Sandboxing for everything but heavily using layers. If a login to my computer, it should create a new namespace/container …
/sys (read-only)/ctl
/apps
/
When I want to launch an app, I'd use a command (maybe launch) to create a sub-namespace/-container with …
/sys (still read-only)/ctl-files/-dirs or even just files/dirs mocking them. This includes a control socket to request access to more resources. Such a request could trigger permission dialogs or file pickers./apps to /
Using this layering, I can use apps provided by my system but I can also override an app with another version or an alternative and install my own apps by modifying my view of /apps. I can also override parts of an app so this app cannot change a certain config by placing data inside of the overrides for that app.
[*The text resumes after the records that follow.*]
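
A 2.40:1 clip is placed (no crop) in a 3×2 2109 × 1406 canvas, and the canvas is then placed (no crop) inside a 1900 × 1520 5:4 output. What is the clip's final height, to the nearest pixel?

First fit — 2.40:1 into 2109×1406 spans the width: 2109.00 × 878.75.
3×2 in 1900×1520: fills the width, so the intermediate becomes 1900.00 × 1266.67 — a scale of ×0.9009.
So the clip's height is 878.75 × 0.9009 ≈ 791.67.

792 px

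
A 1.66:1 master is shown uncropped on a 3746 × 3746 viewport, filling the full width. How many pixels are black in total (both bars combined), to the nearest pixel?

That makes the image 2256.6265 px tall (3746 / 1.660).
Black = 3746 − 2256.6265 = 1489.3735 px.
Across the 3746-px span: 1489.3735 × 3746 ≈ 5579193 px.

5579193 pixels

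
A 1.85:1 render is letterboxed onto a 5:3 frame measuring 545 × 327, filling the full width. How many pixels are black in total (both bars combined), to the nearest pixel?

17661 pixels

Content height = 545 / 1.850 ≈ 294.5946 px.
327 − 294.5946 = 32.4054 px of bars.
That's 32.4054 × 545 ≈ 17661 black pixels.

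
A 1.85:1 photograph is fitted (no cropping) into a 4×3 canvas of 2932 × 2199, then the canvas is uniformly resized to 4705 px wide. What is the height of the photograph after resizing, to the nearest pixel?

2543 px

Fitted into 2932×2199, the photograph spans the width; its height is 2932 / 1.850 ≈ 1584.86 px.
The frame scales by 4705/2932 = 1.6047; 1584.86 × 1.6047 ≈ 2543.24 px.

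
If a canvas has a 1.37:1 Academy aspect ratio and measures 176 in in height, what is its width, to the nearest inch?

241 in

176 × 1.370 = 241.12.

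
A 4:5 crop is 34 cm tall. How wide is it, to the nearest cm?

27 cm

Width = 34·4/5 = 27.20.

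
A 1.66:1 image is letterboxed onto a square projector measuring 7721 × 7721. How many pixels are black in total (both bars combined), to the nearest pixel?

1.66:1 (1.660) > square (1.000), so the image fills the width.
The image is 7721 / 1.660 ≈ 4651.2048 px tall.
Black = 7721 − 4651.2048 = 3069.7952 px.
Across the 7721-px span: 3069.7952 × 7721 ≈ 23701889 px.

23701889 pixels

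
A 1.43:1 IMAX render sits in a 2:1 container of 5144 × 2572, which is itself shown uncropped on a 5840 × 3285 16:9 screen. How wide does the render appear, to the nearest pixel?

First fit — 1.43:1 IMAX into 5144×2572 spans the height: 3677.96 × 2572.00.
2:1 in 5840×3285: fills the width, so the intermediate becomes 5840.00 × 2920.00 — a scale of ×1.1353.
Applying the same ×1.1353: 3677.96 → 4175.60.

4176 px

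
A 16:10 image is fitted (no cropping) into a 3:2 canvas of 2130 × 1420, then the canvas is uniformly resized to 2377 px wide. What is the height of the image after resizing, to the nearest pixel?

In the 2130×1420 frame the image fills the width: height = 2130 × 10/16 ≈ 1331.25 px.
The frame scales by 2377/2130 = 1.1160; 1331.25 × 1.1160 ≈ 1485.62 px.

1486 px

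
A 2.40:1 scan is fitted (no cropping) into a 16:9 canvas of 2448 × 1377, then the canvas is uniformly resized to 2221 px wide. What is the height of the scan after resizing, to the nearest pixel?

925 px

At 2448×1377 the scan is width-limited, so height = 2448 / 2.400 ≈ 1020.00 px.
Scaling 2448 → 2221 is ×0.9073, so the height becomes 1020.00 × 0.9073 ≈ 925.42 px.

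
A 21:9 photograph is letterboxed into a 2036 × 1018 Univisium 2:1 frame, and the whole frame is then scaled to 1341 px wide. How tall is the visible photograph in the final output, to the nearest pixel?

At 2036×1018 the photograph is width-limited, so height = 2036 × 9/21 ≈ 872.57 px.
Resizing to 1341 px wide multiplies everything by 0.6586: 872.57 → 574.71 px.

575 px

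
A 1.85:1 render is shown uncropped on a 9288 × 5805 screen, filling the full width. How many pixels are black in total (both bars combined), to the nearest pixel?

That makes the image 5020.5405 px tall (9288 / 1.850).
Black = 5805 − 5020.5405 = 784.4595 px.
That's 784.4595 × 9288 ≈ 7286059 black pixels.

7286059 pixels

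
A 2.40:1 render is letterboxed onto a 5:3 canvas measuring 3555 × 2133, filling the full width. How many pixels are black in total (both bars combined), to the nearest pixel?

That makes the image 1481.2500 px tall (3555 / 2.400).
Black = 2133 − 1481.2500 = 651.7500 px.
Bar area = 651.7500 × 3555 ≈ 2316971 px.

2316971 pixels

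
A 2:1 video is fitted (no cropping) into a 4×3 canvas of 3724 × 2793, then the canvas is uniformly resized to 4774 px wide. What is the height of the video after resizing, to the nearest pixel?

2387 px

At 3724×2793 the video is width-limited, so height = 3724 × 1/2 ≈ 1862.00 px.
Resizing to 4774 px wide multiplies everything by 1.2820: 1862.00 → 2387.00 px.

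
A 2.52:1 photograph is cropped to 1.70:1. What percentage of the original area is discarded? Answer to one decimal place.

32.5%

The height stays; only width is cut (since 1.70:1 is narrower than 2.52:1).
(1.700)/(2.520) ≈ 0.675 of the area survives, leaving 32.54% discarded.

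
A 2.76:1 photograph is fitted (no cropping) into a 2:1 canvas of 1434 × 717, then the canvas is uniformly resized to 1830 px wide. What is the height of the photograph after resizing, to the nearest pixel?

663 px

In the 1434×717 frame the photograph fills the width: height = 1434 / 2.760 ≈ 519.57 px.
Scaling 1434 → 1830 is ×1.2762, so the height becomes 519.57 × 1.2762 ≈ 663.04 px.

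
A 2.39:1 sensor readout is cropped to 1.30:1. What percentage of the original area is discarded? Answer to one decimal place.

45.6%

The height stays; only width is cut (since 1.30:1 is narrower than 2.39:1).
(1.300)/(2.390) ≈ 0.544 of the area survives, leaving 45.61% discarded.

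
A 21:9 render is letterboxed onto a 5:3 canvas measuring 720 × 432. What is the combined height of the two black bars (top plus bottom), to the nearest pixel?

123 px

21:9 is wider than 5:3, so it spans the full width.
Content height = 720 × 9/21 ≈ 308.57 px.
Black = 432 − 308.57 = 123.43 px.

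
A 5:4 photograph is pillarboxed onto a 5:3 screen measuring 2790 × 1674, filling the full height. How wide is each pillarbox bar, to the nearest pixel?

349 px

That makes the image 2092.50 px wide (1674 × 5/4).
Black = 2790 − 2092.50 = 697.50 px, or 348.75 per bar.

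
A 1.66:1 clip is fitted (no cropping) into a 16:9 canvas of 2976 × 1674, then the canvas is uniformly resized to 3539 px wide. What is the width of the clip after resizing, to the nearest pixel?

3305 px

In the 2976×1674 frame the clip fills the height: width = 1674 × 1.660 ≈ 2778.84 px.
Scaling 2976 → 3539 is ×1.1892, so the width becomes 2778.84 × 1.1892 ≈ 3304.54 px.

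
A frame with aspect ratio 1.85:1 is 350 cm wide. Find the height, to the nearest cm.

189 cm

At 1.85:1, 350 / 1.850 ≈ 189.19.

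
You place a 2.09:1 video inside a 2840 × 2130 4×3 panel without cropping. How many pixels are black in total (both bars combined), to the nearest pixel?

2.09:1 is wider than 4×3, so it spans the full width.
Content height = 2840 / 2.090 ≈ 1358.8517 px.
Black = 2130 − 1358.8517 = 771.1483 px.
That's 771.1483 × 2840 ≈ 2190061 black pixels.

2190061 pixels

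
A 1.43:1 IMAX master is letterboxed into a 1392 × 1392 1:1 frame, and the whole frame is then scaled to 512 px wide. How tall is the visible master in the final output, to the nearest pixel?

358 px

In the 1392×1392 frame the master fills the width: height = 1392 / 1.430 ≈ 973.43 px.
The frame scales by 512/1392 = 0.3678; 973.43 × 0.3678 ≈ 358.04 px.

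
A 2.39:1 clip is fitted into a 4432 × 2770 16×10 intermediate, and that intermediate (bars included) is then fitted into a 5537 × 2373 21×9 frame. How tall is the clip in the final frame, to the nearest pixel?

1589 px

2.39:1 in 4432×2770: fills the width, so the clip is 4432.00 × 1854.39.
16×10 in 5537×2373: fills the height, so the intermediate becomes 3796.80 × 2373.00 — a scale of ×0.8567.
The clip scales with it: height 1854.39 × 0.8567 ≈ 1588.62.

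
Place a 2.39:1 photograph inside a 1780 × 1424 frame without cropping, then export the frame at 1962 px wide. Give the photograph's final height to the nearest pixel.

At 1780×1424 the photograph is width-limited, so height = 1780 / 2.390 ≈ 744.77 px.
Resizing to 1962 px wide multiplies everything by 1.1022: 744.77 → 820.92 px.

821 px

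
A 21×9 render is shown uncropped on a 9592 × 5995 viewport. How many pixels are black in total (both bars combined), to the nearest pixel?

Since 2.333 > 1.600, the render is width-limited.
The render is 9592 × 9/21 ≈ 4110.8571 px tall.
5995 − 4110.8571 = 1884.1429 px of bars.
Bar area = 1884.1429 × 9592 ≈ 18072698 px.

18072698 pixels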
Of course, there can be more layers. My user data can also be on a remote fs.
My desktop environment would also be an app but I'd mount some control sockets and maybe everything into it so it can launch other apps, do the permission dialogs and mount some data directories into apps.
Naturally, each namespace/container has their own init system. My user might use a more complex init system than a calculator app which would probably only launch it's main binary. A browser or desktop might have more complex needs again.
I might also launch new sub-namespaces/-containers for projects that need different dependencies. This is similar to dev containers but because I layer these dependencies on top of what I already have, I can still use my favourite tools.
Probably errno for starters would be up there. At least on Windows, there are a much larger and more defined set of error numbers. POSIX reuses error numbers for far too many disparate things, and extending it is hard because of direct comparison of existing errno values.
libc kernel interface instead of syscalls.Stable and language-agnostic system calls are one of the things that make Linux unique. Why would you sacrifice that?
People already treat libc as the de facto kernel interface.
Is "get rid of fork()" on the table?
https://www.microsoft.com/en-us/research/wp-content/uploads/2019/04/fork-hotos19.pdf
That's a kernel issue, not in the scope for this question. I have less I'd want to change for the userland, a bunch of changes for the kernel.
Yeah same, a lot of what's under discussion here wouldn't be unix compatible, and without being a unix, would gnu/linux gone anywhere? I kinda doubt it, the history of computers is written by systems that are compatible
I believe that Plan9 like process namespaces and fs binds would make both docker and nixos obsolete or at least much simpler so I'd port them to Linux. Also get rid of SUID.
But linux already has them, and namespaces are exactly how both nixos build sandboxing and docker works
So basically just QoL and I'll leave the hard problems to the other people hee ;)
no more locales
How would you solve localisation then? I'm curious, I can't tell if you mean that the POSIX locale system is bad, or that localisation is somehow unneeded?
Here's a hot take: All software should be exclusively in English, with the only exceptions being user-generated content (for obvious reasons) and cases where exact phrasing matters, such as business, law, government-related use cases in a non-English speaking country.
Yes, and let's just go further and socially engineer people to remove all other languages altogether! Just so we could remove locales.